Natural gas for heating takes 2 - 3 days to get to Milwaukee from Louisiana. If our local utility does not order enough, they buy it on the spot market at premium prices. If they order too much, the pipeline companies charge them penalties. The GasDay lab at Marquette University licenses to local natural gas utilities software to forecast the gas demands of their customers hours, days, and months in the future. We license to 23 utilities across the US. Each day, software written by our students helps forecast 20% of the gas used by residential, commercial, and industrial customers in the US. Our customers tell us our forecasts save their customers tens of millions of dollars each winter. We also offer analysis consulting services including peak day studies and data cleaning.

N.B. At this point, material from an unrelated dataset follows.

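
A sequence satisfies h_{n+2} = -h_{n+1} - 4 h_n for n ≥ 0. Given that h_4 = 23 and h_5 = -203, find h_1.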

We will discuss some of the mathematical modeling challenges, as well as the entrepreneurial challenges of running a $500K business with students within the university.

18 February 2010
Max-Plus Algebra and the Computation of Nonlinear Controls
Ben G. Fitzpatrick
Loyola Marymount University

Mathematical methods for linear systems have had enormous impact on engineering applications, especially in control systems. Nonlinear approaches, however, suffer from many drawbacks, not the least of which are computational difficulties. The recent successes of max-plus and more general idempotent structures for attacking nonlinear control problems offer the potential for revolutionary improvements in our ability to design and implement nonlinear controls for real applications. In this talk, we describe the basic concepts behind max-plus methods. The key observation is that Bellman's dynamic programming principle yields a linear equation in the max-plus arithmetic. We will outline the max-plus approach to nonlinear control and provide some preliminary results in the extension from deterministic to stochastic problems. We will discuss numerical approximation schemes and examples problems in counterinsurgency and UAV sensing planning.